V5 Ultimate persists a single, versioned execution record per lot that unifies MES transformations, QMS decisions, eBMR/eDHR signatures, LIMS results, WMS SSCC aggregations, and maintenance/equipment states. Parent-child, custody, and quality gates are modeled as immutable events linked by globally unique IDs and synchronized timestamps. Part 11 controls enforce signature meaning, time, and intent; integration adapters align GS1 identifiers to ERP and WMS. Backward and forward traces materialize instantly via indexed graphs, and review-by-exception dashboards surface missing KDEs and reconciliation gaps before release.

11Common pitfalls and audit findings

Typical findings include incomplete parent-child links during bulk-to-retail repack; manual lot entry at weigh or label issuance; audit trails missing reason-for-change; timestamps not synchronized across subsystems; and rework performed without updating impact assessment. In foods, missing KDEs at transform events subvert FSMA 204. In devices, UDI not bound to component lots undermines 820.65 responsiveness. In HCT/Ps, gaps in donor-to-recipient tracking violate 1271.290 mandates.

  1. Eliminate free-text lot capture at all critical events; enforce scans and system pick-lists.
  2. Synchronize time sources across MES, LIMS, WMS, and printers to preserve event order.
  3. Design rework as a first-class transformation with new quality decisions and signatures.
  4. Treat returns and regrades as new custody events, not data edits to historical shipments.
  5. Continuously reconcile theoretical vs. actual yields to detect hidden orphan or ghost WIP.

Frequently asked questions

Q.How is lot pedigree different from lot genealogy?+

Genealogy establishes parent-child material relationships. Pedigree includes genealogy plus custody, environmental context, equipment and personnel, test results, decisions (holds, release), and signed approvals. Pedigree proves what happened, who authorized it, and when.

Q.What minimum content must a pharmaceutical lot pedigree include?+

At a minimum, it must include component identity and lots, processing steps and parameters, in-process and lab results, yield reconciliations, deviations and investigations, and release signatures, aligned to 21 CFR 211.188 with Part 11-compliant audit trails for electronic records.

Q.How does FSMA 204 affect food lot pedigrees?+

FSMA 204 defines Key Data Elements at Critical Tracking Events across receipt, transformation, creation, and shipping for covered foods.
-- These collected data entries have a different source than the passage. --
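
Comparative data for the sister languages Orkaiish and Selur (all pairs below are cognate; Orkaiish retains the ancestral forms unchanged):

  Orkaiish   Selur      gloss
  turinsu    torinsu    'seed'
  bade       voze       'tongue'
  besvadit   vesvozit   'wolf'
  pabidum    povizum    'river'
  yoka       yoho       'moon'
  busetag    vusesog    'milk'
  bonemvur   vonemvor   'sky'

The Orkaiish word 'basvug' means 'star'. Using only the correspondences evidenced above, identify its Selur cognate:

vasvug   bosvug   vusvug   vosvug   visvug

vosvug

bade ~ voze — Orkaiish b corresponds to Selur v word-initially before a back vowel.
bade ~ voze, besvadit ~ vesvozit — Orkaiish a corresponds to Selur o after a consonant, before a consonant other than r, m, n, p, b, f, v.
Applying these to Orkaiish 'basvug':
  basvug → vasvug   (b→v word-initially before a back vowel)
  vasvug → vosvug   (a→o after a consonant, before a consonant other than r, m, n, p, b, f, v)
So the Selur cognate is 'vosvug'.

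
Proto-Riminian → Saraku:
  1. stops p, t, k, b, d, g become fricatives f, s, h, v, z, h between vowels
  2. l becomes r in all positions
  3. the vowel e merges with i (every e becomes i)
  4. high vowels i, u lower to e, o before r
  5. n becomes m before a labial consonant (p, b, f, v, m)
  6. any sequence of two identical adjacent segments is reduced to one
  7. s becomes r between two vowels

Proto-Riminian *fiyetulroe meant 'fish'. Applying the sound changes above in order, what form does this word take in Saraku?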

Your pedigree must capture and retrieve these KDEs on request within the compliance timeframes and formats.

Q.What identifiers should be embedded to future-proof pedigrees?+

Use stable internal lot IDs mapped to supplier lots, GS1 GTIN for trade items, SSCC for logistics units, and UDI for devices where applicable. Ensure immutable identifiers and maintain superseding events instead of overwrites.

Q.Can review-by-exception satisfy pedigree review requirements?+

Yes, if the MES enforces completeness, signatures, and audit trails, and if exceptions are workflowed with root-cause and corrective actions. Regulators focus on whether the record can be fully reconstructed and supports rapid, accurate trace decisions.

Q.How quickly should a compliant pedigree be retrievable?+

Expect high-risk products to be retrievable within hours. While regulations vary, mock recalls and internal SOPs should set and verify stringent retrieval SLAs to support timely recalls and regulatory inquiries.